The word weald is derived from Old English wald, a wooded upland. Harrow Weald Common is one of the remnants of the once extensive Forest of Middlesex. In the 18th century it was a haunt of highwaymen. Following the inclosure acts, one of the rights granted to the commoners was gravel extraction, and this took place on a large scale in the 19th century. In the 1880s there was an attempt to get government agreement to the sale of the Common, but a successful campaign to oppose this was supported by W. S. Gilbert, who lived locally at a house called Grim's Dyke. The Metropolitan Commons (Harrow Weald) Supplemental Act 1899 (62 & 63 Vict. c. xxxvii) revoked most of the rights of the commoners and a board of Conservators was set up to manage the Common.

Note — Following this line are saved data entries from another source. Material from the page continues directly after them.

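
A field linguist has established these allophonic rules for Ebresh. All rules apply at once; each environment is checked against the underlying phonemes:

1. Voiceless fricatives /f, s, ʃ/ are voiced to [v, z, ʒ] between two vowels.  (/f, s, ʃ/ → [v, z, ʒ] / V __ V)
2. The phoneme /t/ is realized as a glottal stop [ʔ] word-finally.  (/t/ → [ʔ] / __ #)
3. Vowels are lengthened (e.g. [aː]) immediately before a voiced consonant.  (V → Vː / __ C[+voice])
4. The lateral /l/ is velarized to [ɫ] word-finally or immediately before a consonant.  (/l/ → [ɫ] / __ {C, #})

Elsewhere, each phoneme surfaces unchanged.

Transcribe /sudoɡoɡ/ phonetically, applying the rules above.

[suːdoːɡoːɡ]

/s/ (word-initial) fails the environment for rule 1, so it stays [s].
/u/ (between /s/ and /d/): before a voiced consonant, so rule 3 applies → [uː].
/d/ — not in any rule's target class → [d].
/o/ (between /d/ and /ɡ/) occurs before a voiced consonant → [oː] by rule 3.
/ɡ/ (between /o/ and /o/): no rule targets it → [ɡ].
/o/ (between /ɡ/ and /ɡ/) occurs before a voiced consonant → [oː] by rule 3.
/ɡ/ — not in any rule's target class → [ɡ].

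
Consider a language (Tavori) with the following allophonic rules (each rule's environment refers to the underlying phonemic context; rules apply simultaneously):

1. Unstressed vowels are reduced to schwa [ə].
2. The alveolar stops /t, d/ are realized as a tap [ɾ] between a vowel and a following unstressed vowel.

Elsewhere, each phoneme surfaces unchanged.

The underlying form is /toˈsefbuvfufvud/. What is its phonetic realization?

[təˈsefbəvfəfvəd]

/t/ (word-initial) is in the target of rule 2 but the environment (between a vowel and a following unstressed vowel) is not met → [t].
/o/ meets the environment for rule 1 (in an unstressed syllable) → [ə].
/s/ stays [s].
/e/ (between /s/ and /f/): rule 1 targets it, but not in an unstressed syllable → unchanged [e].
/f/ stays [f].
/b/ (between /f/ and /u/) is unaffected → [b].
/u/ — between /b/ and /v/, in an unstressed syllable — surfaces as [ə] (rule 1).
/v/ — not in any rule's target class → [v].
/f/ (between /v/ and /u/) is unaffected → [f].
/u/ — between /f/ and /f/, in an unstressed syllable — surfaces as [ə] (rule 1).
/f/ (between /u/ and /v/): no rule targets it → [f].
/v/ — not in any rule's target class → [v].
/u/ (between /v/ and /d/) occurs in an unstressed syllable → [ə] by rule 1.
/d/ (word-final) fails the environment for rule 2, so it stays [d].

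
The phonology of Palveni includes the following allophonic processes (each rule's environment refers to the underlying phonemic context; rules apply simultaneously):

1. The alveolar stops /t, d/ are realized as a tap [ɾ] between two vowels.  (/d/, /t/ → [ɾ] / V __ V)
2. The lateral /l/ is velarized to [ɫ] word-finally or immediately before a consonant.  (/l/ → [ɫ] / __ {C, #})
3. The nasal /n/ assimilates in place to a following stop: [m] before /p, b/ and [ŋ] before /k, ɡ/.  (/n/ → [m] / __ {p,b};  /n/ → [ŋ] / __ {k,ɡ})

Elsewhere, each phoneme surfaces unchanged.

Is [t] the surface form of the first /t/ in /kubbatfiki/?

Yes

/t/ (between /a/ and /f/) fails the environment for rule 1, so it stays [t].
The actual realization is [t], which matches [t].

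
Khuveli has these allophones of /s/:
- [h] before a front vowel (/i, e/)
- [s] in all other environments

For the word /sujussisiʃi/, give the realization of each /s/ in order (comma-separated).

[s], [s], [h], [h]

Occurrence 1 (position 1): no conditioning environment matches → elsewhere allophone [s].
Occurrence 2 (position 5): no conditioning environment matches → elsewhere allophone [s].
Occurrence 3 (position 6): before a front vowel (/i, e/) → [h].
Occurrence 4 (position 8): before a front vowel (/i, e/) → [h].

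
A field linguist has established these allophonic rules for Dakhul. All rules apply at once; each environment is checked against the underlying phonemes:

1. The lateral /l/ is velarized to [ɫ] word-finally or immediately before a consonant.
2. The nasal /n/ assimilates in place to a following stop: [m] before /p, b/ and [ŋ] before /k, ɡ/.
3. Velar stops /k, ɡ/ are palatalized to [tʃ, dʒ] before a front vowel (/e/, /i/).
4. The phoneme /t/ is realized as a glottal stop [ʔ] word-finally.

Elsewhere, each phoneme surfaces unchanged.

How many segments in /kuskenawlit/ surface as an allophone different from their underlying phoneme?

Segments that undergo a rule: /k/ → [tʃ] (rule 3); /t/ → [ʔ] (rule 4).
All other segments surface unchanged.

2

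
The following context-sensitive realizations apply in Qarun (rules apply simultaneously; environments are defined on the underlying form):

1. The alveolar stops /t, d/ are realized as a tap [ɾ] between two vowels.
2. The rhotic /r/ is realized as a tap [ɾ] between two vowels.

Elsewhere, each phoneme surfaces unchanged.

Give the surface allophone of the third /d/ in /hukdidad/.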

Harrow Weald Common is common land, and in 1965 it was placed under the protection of Harrow Council. In 1973, the Chief Commons Commissioner determined that there was no known owner of the land. The Harrow Weald Common Conservators are now a friends group which manage the site.

==The site==
The site includes Grims' Dyke Open Space. Grim's Dyke or Grim's Ditch is an ancient earthwork which runs for three miles between Harrow Weald Common and Pinner Green. Its purpose is unknown, and it may date from the fifth or sixth centuries. Adjacent to the site are the City Open Space, Harrow Weald SSSI, a geological Site of Special Scientific Interest, and Bentley Priory Nature Reserve, a biological SSSI.

There is access from Common Road and Old Redding.